Serata frizzante l'altra sera al Vinòforum, con la musica del "The Bridget Quartet". Complici anche la serata favorevole e qualche buon bicchiera di vino, Marco Fratini al contrabasso, Roberto Gatto alla batteria, Max Ionata al sax tenore e Battista Lena alla chitarra hanno intrattenuto piacevolmente il pubblico presente e fatto da piacevole sottofondo a chi ha scelto di cenare ai tavolini dello spazio ristorante allestito nell'area Jazz della manifestazione che si sta svolgendo a Roma su lungotevere Diaz, a due passi da Ponte Milvio.
Il Vinòforum Jazz Festival prosegue domani e dopodomani con Emanuele Urso "King of Swing" e il suo quintetto (2 giugno) e con Federica Zammarchi (3 giugno).
Mercoledì sera sul palco con Emanuele Urso al clarinetto, troviamo Antonio Pierri al VIbrafono, Adriano Urso al pianoforte e Francesco Bonfiglio alla batteria.
Emanuele Urso è un musicista dotato di eccellenti qualità tecniche e musicale, sia come batterista che come clarinettista, nonchè direttore d'orchestra e arrangiatore. L'instancabile impegno, la ricerca della perfezione e la grande professionalità sono qualità che gli hanno permesso di conquistare il titolo di "Re dello Swing"

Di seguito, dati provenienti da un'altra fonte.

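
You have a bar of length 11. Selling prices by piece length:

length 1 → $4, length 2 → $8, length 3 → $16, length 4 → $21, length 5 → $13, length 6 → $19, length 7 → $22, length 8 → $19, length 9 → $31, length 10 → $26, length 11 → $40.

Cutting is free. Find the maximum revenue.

Build best[k] bottom-up: best[k] = max over allowed piece i of (p[i] + best[k−i]).
best[1] = 4
best[2] = max(4+4, 8+0) = 8
best[3] = max(4+8, 8+4, 16+0) = 16
best[4] = max(4+16, 8+8, 16+4, 21+0) = 21
best[5] = max(4+21, 8+16, 16+8, 21+4, 13+0) = 25
best[6] = max(4+25, 8+21, 16+16, 21+8, 13+4, 19+0) = 32
best[7] = max(4+32, 8+25, 16+21, …, 19+4, 22+0) = 37
best[8] = max(4+37, 8+32, 16+25, …, 22+4, 19+0) = 42
best[9] = max(4+42, 8+37, 16+32, …, 19+4, 31+0) = 48
best[10] = max(4+48, 8+42, 16+37, …, 31+4, 26+0) = 53
best[11] = max(4+53, 8+48, 16+42, …, 26+4, 40+0) = 58
One optimal cutting: 4 + 4 + 3 → $21 + $21 + $16 = $58.

58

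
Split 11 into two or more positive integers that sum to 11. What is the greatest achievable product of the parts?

Let P[k] be the best product for length k (with at least one cut). For each first piece i, the rest contributes max(k−i, P[k−i]).
P[2] = 1*max(1,0) = 1*1 = 1
P[3] = 1*max(2,1) = 1*2 = 2
P[4] = 2*max(2,1) = 2*2 = 4
P[5] = 2*max(3,2) = 2*3 = 6
P[6] = 3*max(3,2) = 3*3 = 9
P[7] = 2*max(5,6) = 2*6 = 12
P[8] = 2*max(6,9) = 2*9 = 18
P[9] = 3*max(6,9) = 3*9 = 27
P[10] = 2*max(8,18) = 2*18 = 36
P[11] = 2*max(9,27) = 2*27 = 54
One optimal split: 3 + 3 + 3 + 2; product 3*3*3*2 = 54.

54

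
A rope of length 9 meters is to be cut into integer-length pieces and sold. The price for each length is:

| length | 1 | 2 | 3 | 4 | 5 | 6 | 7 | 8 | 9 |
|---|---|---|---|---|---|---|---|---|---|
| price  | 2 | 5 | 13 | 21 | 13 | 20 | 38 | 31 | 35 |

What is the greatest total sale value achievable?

Build R[k] bottom-up: R[k] = max over allowed piece i of (p[i] + R[k−i]).
R[1] = 2
R[2] = max(2+2, 5+0) = 5
R[3] = max(2+5, 5+2, 13+0) = 13
R[4] = max(2+13, 5+5, 13+2, 21+0) = 21
R[5] = max(2+21, 5+13, 13+5, 21+2, 13+0) = 23
R[6] = max(2+23, 5+21, 13+13, 21+5, 13+2, 20+0) = 26
R[7] = max(2+26, 5+23, 13+21, …, 20+2, 38+0) = 38
R[8] = max(2+38, 5+26, 13+23, …, 38+2, 31+0) = 42
R[9] = max(2+42, 5+38, 13+26, …, 31+2, 35+0) = 44
One optimal cutting: 4 + 4 + 1 → 21 + 21 + 2 = 44.

44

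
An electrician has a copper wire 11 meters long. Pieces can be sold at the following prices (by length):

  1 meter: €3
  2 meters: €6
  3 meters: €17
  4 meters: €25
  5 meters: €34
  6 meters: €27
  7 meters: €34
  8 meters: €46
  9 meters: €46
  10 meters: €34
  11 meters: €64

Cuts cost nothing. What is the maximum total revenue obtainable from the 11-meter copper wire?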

Giovedì sera a portare emozione all'interno della manifestazione è la voce di Federica Zammarchi, accompagnata da Enrico Zanisi al pianoforte, Fabrizio Monterano al contrabbasso e Emimliano Caroselli ialla batteria.

L’universo di Federica Zammarchi rientra nell’ambito della composizione e dell'arrangiamento abbracciando vari generi musicali, dal jazz alla canzone d’autore. Jazz Oddity è il suo progetto che vede la rielaborazione in chiave jazz di alcuni brani di David Robert Jones (David Bowie) dai notissimi "Life on Mars" e "Space Oddity”.